Doku, le prince de City cherche son second souffle
À 24 ans, Jérémy Doku (45 sélections, 7 buts) devait être le facteur X des Diables Rouges après une saison XXL en Premier League sous les ordres de Pep Guardiola. Pour l’instant ? Un immense feu de paille. Freiné par une infection respiratoire, l’ailier de Manchester City a d’abord traîné sa peine contre l’Égypte (1-1) avant de zapper le choc face à l’Iran (0-0).
Un aller-retour express à Londres pour assister à la naissance de son fils qui a fait jaser au plat pays, surtout quand le Norvégien Leo Østigård, lui, est resté au front aux USA pour vivre son accouchement sur FaceTime. De retour et titulaire face à la Nouvelle-Zélande (5-1), Doku est sorti à l’heure de jeu sans avoir pesé. Débarrassé de ses pépins physiques et des vents contraires, le crack belge est attendu au tournant par tout un peuple. Face au Sénégal, son Mondial doit enfin commencer.
Sadio Mané, le dernier baroud du Roi Lion
De dix ans son aîné, Sadio Mané joue sa dernière partition sur la plus grande des scènes. Sacré champion d’Afrique en janvier avant de voir le Maroc lui chiper sa couronne, le nouveau champion d’Arabie Saoudite avec Al-Nassr cherche le coup d’éclat. Aligné d’entrée lors des trois matchs de poule, l’ancien Red de Liverpool n’a toujours pas fait trembler les filets (défaites 3-1 contre la France et 3-2 face à la Norvège, victoire 5-0 contre l’Irak).

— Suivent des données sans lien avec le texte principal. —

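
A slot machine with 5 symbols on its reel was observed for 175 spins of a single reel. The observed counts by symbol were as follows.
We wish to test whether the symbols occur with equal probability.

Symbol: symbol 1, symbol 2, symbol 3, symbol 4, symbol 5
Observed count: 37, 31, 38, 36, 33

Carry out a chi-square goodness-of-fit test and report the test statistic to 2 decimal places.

0.97

Expected count for each of the 5 categories: 175/5 = 35.
cat           O        E   (O−E)²/E
symbol 1     37       35      0.114
symbol 2     31       35      0.457
symbol 3     38       35      0.257
symbol 4     36       35      0.029
symbol 5     33       35      0.114
Sum = 0.97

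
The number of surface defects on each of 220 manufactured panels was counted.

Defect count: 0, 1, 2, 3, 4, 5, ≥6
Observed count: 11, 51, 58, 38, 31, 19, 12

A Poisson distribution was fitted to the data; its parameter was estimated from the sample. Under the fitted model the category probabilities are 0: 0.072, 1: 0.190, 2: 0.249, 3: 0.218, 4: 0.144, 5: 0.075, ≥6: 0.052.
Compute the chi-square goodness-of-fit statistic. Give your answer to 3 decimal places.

Expected counts E_i = n·p_i: 220×0.072 = 15.84, 220×0.190 = 41.8, 220×0.249 = 54.78, 220×0.218 = 47.96, 220×0.144 = 31.68, 220×0.075 = 16.5, 220×0.052 = 11.44.
0: (11 − 15.84)²/15.84 = 23.4256/15.84 = 1.4789
1: (51 − 41.8)²/41.8 = 84.64/41.8 = 2.0249
2: (58 − 54.78)²/54.78 = 10.3684/54.78 = 0.1893
3: (38 − 47.96)²/47.96 = 99.2016/47.96 = 2.0684
4: (31 − 31.68)²/31.68 = 0.4624/31.68 = 0.0146
5: (19 − 16.5)²/16.5 = 6.25/16.5 = 0.3788
≥6: (12 − 11.44)²/11.44 = 0.3136/11.44 = 0.0274
Sum = 6.182

6.182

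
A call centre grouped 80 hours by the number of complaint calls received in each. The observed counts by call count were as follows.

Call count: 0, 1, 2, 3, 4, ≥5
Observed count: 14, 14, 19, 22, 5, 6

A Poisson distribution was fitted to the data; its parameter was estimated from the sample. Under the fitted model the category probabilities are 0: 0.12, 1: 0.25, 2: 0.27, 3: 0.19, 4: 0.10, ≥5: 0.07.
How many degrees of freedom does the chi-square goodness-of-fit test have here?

4

There are k = 6 categories and 1 parameter estimated from the data, so df = 6 − 1 − 1 = 4.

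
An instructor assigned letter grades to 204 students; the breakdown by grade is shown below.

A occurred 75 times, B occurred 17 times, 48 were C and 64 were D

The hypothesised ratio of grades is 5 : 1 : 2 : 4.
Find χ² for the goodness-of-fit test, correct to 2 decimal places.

7.18

Ratio total = 12. Expected counts: 204×5/12 = 85, 204×1/12 = 17, 204×2/12 = 34, 204×4/12 = 68.
cat         O        E   (O−E)²/E
A          75       85      1.176
B          17       17      0.000
C          48       34      5.765
D          64       68      0.235
Sum = 7.18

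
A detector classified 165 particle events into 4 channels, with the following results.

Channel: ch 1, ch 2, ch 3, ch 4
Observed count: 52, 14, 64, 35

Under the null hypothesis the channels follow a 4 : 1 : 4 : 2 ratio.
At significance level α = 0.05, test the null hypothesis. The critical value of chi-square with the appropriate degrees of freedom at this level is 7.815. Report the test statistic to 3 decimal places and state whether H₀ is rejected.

Ratio total = 11. Expected counts: 165×4/11 = 60, 165×1/11 = 15, 165×4/11 = 60, 165×2/11 = 30.
cat         O        E   (O−E)²/E
ch 1       52       60     1.0667
ch 2       14       15     0.0667
ch 3       64       60     0.2667
ch 4       35       30     0.8333
Sum = 2.233
df = 3. Since 2.233 < 7.815, we do not reject H₀.

2.233; do not reject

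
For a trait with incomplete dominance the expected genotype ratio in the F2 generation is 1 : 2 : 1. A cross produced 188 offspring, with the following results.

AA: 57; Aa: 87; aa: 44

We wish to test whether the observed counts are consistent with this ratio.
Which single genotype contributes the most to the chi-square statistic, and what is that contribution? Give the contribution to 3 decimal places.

AA, 2.128

Ratio total = 4. Expected counts: 188×1/4 = 47, 188×2/4 = 94, 188×1/4 = 47.
χ² = (57−47)²/47 + (87−94)²/94 + (44−47)²/47
   = 2.1277 + 0.5213 + 0.1915
The largest term is for AA: 2.128.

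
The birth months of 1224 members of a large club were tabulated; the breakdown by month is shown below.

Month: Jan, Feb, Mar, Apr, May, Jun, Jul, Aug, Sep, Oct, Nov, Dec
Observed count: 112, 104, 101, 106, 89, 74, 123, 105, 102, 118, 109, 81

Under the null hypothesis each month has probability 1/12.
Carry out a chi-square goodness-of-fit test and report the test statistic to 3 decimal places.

Expected count for each of the 12 categories: 1224/12 = 102.
Jan: (112 − 102)²/102 = 100/102 = 0.9804
Feb: (104 − 102)²/102 = 4/102 = 0.0392
Mar: (101 − 102)²/102 = 1/102 = 0.0098
Apr: (106 − 102)²/102 = 16/102 = 0.1569
May: (89 − 102)²/102 = 169/102 = 1.6569
Jun: (74 − 102)²/102 = 784/102 = 7.6863
Jul: (123 − 102)²/102 = 441/102 = 4.3235
Aug: (105 − 102)²/102 = 9/102 = 0.0882
Sep: (102 − 102)²/102 = 0/102 = 0.0000
Oct: (118 − 102)²/102 = 256/102 = 2.5098
Nov: (109 − 102)²/102 = 49/102 = 0.4804
Dec: (81 − 102)²/102 = 441/102 = 4.3235
Sum = 22.255

22.255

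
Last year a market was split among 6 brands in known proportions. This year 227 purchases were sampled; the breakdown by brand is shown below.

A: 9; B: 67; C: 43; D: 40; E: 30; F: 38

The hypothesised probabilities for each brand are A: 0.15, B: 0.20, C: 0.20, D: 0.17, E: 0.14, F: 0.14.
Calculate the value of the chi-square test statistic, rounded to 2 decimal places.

Expected counts E_i = n·p_i: 227×0.15 = 34.05, 227×0.20 = 45.4, 227×0.20 = 45.4, 227×0.17 = 38.59, 227×0.14 = 31.78, 227×0.14 = 31.78.
χ² = (9−34.05)²/34.05 + (67−45.4)²/45.4 + (43−45.4)²/45.4 + (40−38.59)²/38.59 + (30−31.78)²/31.78 + (38−31.78)²/31.78
   = 18.429 + 10.277 + 0.127 + 0.052 + 0.100 + 1.217
Sum = 30.20

30.20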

Mais attention, réduire Mané à ses statistiques serait une hérésie. Le néo-quatrième meilleur buteur africain du XXIe siècle pèse sur les défenses, à l’image de son caviar pour Ismaïla Sarr contre les Norvégiens. Le sélectionneur Pape Thiaw refuse d’ailleurs qu’on touche à son icône :
« Il fait des choses extraordinaires pour le collectif. C’est notre leader technique, il se dépouille même défensivement. C’est un exemple mondial. On sait qu’il va tout donner. »
Des cadres sous haute surveillance
Au-delà du duel des dynamiteurs, ce huitième de finale (historiquement un 16e de finale dans ce nouveau format) s’annoncent électrique à tous les étages. Côté Lions de la Téranga, l’infirmerie grince : Édouard Mendy, blessé, devrait céder sa place dans la cage au Havrais Mory Diaw. Derrière, le capitaine Kalidou Koulibaly sera surveillé de très près après ses deux boulettes coupables face à la Norvège.
Chez les Diables Rouges, l’ambiance a changé de ton. Piqués au vif et qualifiés de « has been » par la presse après le fiasco iranien, les vieux briscards ont répondu sur le terrain face aux All Whites. Kevin De Bruyne (1 but, 1 passe) et Leandro Trossard (doublé) ont retrouvé la lumière. Quant à Romelu Lukaku, sorti du banc pour planter son pion historique et devenir le meilleur buteur belge de l’histoire du Mondial devant Marc Wilmots, il savoure son rôle de joker de luxe : « Je bosse, je m’entraîne et je suis juste heureux d’être là. »
Rudi Garcia a prévenu : ses cadres ont du répondant. Aux Lions de prouver qu’ils ont encore les crocs. Le rendez-vous est pris à Seattle.